With only a handful of emergency calls in the town on Tuesday, there wasn’t very much business for any ambulance company — especially the one no longer dispatched by Rotterdam police.
Starting at midnight, dispatchers were under a directive to send one of two rigs from Mohawk Ambulance stationed in town to all emergency calls. Still, crews with Rotterdam Emergency Medical Services Inc. came to work as scheduled, knowing they could spend their entire shift doing menial tasks around the company’s two stations in town instead of tending to medical calls.
Then around 3:30 p.m., the unlikely happened: REMS received a call for service. Though both of Mohawk’s ambulances were unoccupied at the time, the caller apparently requested the town’s not-for-profit company by name, something that helped to lift spirits among its crew of roughly four dozen emergency medical technicians and paramedics, mostly part-timers.
“When that call came in, it raised a lot of hope in the room,” acknowledged Mario Farina, the not-for-profit company’s chief of operations. “It’s difficult, but we’re trying to stay positive.”
Support for REMS has been growing around town as the company battles for its future. Hundreds turned out at a meeting of the Highbridge Civic Association Monday — an organization that normally draws an audience of about a dozen —after Deputy Supervisor Wayne Calder was placed on the agenda to discuss the future of the town’s emergency medical services.
Some local businesses have posted messages supporting for REMS. And there’s an ongoing petition drive encouraging a state investigation into the circumstances surrounding the town’s effort to secure a new ambulance contract.

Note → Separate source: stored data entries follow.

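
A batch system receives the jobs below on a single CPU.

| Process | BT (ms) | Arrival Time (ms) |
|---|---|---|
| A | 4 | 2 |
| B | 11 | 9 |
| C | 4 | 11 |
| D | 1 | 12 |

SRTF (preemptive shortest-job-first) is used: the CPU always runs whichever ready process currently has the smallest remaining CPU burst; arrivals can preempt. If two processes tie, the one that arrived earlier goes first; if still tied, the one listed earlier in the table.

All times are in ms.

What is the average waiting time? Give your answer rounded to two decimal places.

Schedule: | idle 0-2 | A 2-6 | idle 6-9 | B 9-11 | C 11-12 | D 12-13 | C 13-16 | B 16-25 |
Completion: A=6  B=25  C=16  D=13
Waiting times: A=0, B=5, C=1, D=0
Average waiting = (0+5+1+0) / 4 = 6/4 = 1.50

1.50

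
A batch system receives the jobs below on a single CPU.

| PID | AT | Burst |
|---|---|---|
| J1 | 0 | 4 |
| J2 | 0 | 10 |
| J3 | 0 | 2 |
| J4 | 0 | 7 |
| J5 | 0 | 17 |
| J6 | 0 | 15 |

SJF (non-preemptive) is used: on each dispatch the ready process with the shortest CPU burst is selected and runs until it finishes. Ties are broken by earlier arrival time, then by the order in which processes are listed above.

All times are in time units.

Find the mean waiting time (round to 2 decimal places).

13.67

Gantt: | J3 0-2 | J1 2-6 | J4 6-13 | J2 13-23 | J6 23-38 | J5 38-55 |
Completion: J1=6  J2=23  J3=2  J4=13  J5=55  J6=38
Waiting times: J1=2, J2=13, J3=0, J4=6, J5=38, J6=23
Average waiting = (2+13+0+6+38+23) / 6 = 82/6 = 13.67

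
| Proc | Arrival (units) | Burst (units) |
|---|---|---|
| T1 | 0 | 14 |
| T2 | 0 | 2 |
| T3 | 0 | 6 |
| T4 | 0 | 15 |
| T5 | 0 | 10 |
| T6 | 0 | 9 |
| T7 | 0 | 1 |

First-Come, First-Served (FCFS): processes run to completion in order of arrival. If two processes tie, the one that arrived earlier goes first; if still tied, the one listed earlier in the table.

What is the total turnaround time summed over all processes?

249

Timeline: | T1 0-14 | T2 14-16 | T3 16-22 | T4 22-37 | T5 37-47 | T6 47-56 | T7 56-57 |
Completion: T1=14  T2=16  T3=22  T4=37  T5=47  T6=56  T7=57
Turnaround = completion − arrival: T1=14, T2=16, T3=22, T4=37, T5=47, T6=56, T7=57
Total turnaround = 14 + 16 + 22 + 37 + 47 + 56 + 57 = 249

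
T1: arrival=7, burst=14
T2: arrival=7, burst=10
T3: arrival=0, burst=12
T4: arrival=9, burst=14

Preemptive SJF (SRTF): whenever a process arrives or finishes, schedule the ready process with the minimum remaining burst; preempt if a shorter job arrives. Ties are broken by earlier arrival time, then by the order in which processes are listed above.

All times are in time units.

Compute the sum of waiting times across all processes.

47

Gantt: | T3 0-12 | T2 12-22 | T1 22-36 | T4 36-50 |
Completion: T1=36  T2=22  T3=12  T4=50
Turnaround (C−A): T1=29  T2=15  T3=12  T4=41
Waiting = turnaround − burst: T1=15, T2=5, T3=0, T4=27
Total waiting = 15 + 5 + 0 + 27 = 47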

Both REMS and Mohawk are expected to submit proposals for the town’s emergency medical services in the coming weeks. Town officials are expected to hear pitches from both companies on Dec. 5 and then to vote on the matter on Dec. 11.
Mohawk released a statement through a spokesman indicating it remains committed to Rotterdam. The company is now dispatching ambulances from the Rotterdam Senior Center.
REMS has been the primary ambulance dispatched to emergencies ever since the company was formed by the merger of two volunteer organizations in 2004. The town-funded paramedics operating out of the police department were also dispatched to emergencies to provide advance life support services.
But the paramedics were eliminated by Supervisor Harry Buffardi as a cost-savings measure adopted this month in the 2014 budget. The service was expected to run through the end of the year, but Police Chief James Hamilton claimed there weren’t enough full- or part-time paramedics available to fill the schedule.
REMS offered to provide a paramedic service by bringing aboard the ones left unemployed by the town. Dean Romano, a former town paramedic hired to coordinate advance life support services with REMS, said the company is could provide the same level of care as Mohawk.
“We requested [the police] reconsider dispatching REMS as they had in the past, but they’ve decided to not do that,” he said.
Buffardi said the switch in dispatching practices was necessary to ensure a “seamless” transition before a new contract is signed. He said the decision had nothing to do with preference.
“We have a process we have to go through,” he said.
Only critics believe the decision has already been made. Stan Wilgoki, one of the town’s part-time paramedics now working with REMS, believes the paramedic service cut by the budget was part of a tacit agreement the Buffardi administration had with Mohawk months in advance.
“The paramedic program was cut with the knowledge that all these things were in the works to be approved,” he said.
REMS will now make an appeal to both the board and town residents to preserve its future. Without the ambulance contract, the company will most likely face dissolution sometime next year.
Now the company is urging residents who support them to request REMS by name. Wilgoki hopes the people who want REMS to remain the town’s primary ambulance will make their voices heard.
“When you compare the two services, you have to wonder why there’s an issue,” he said.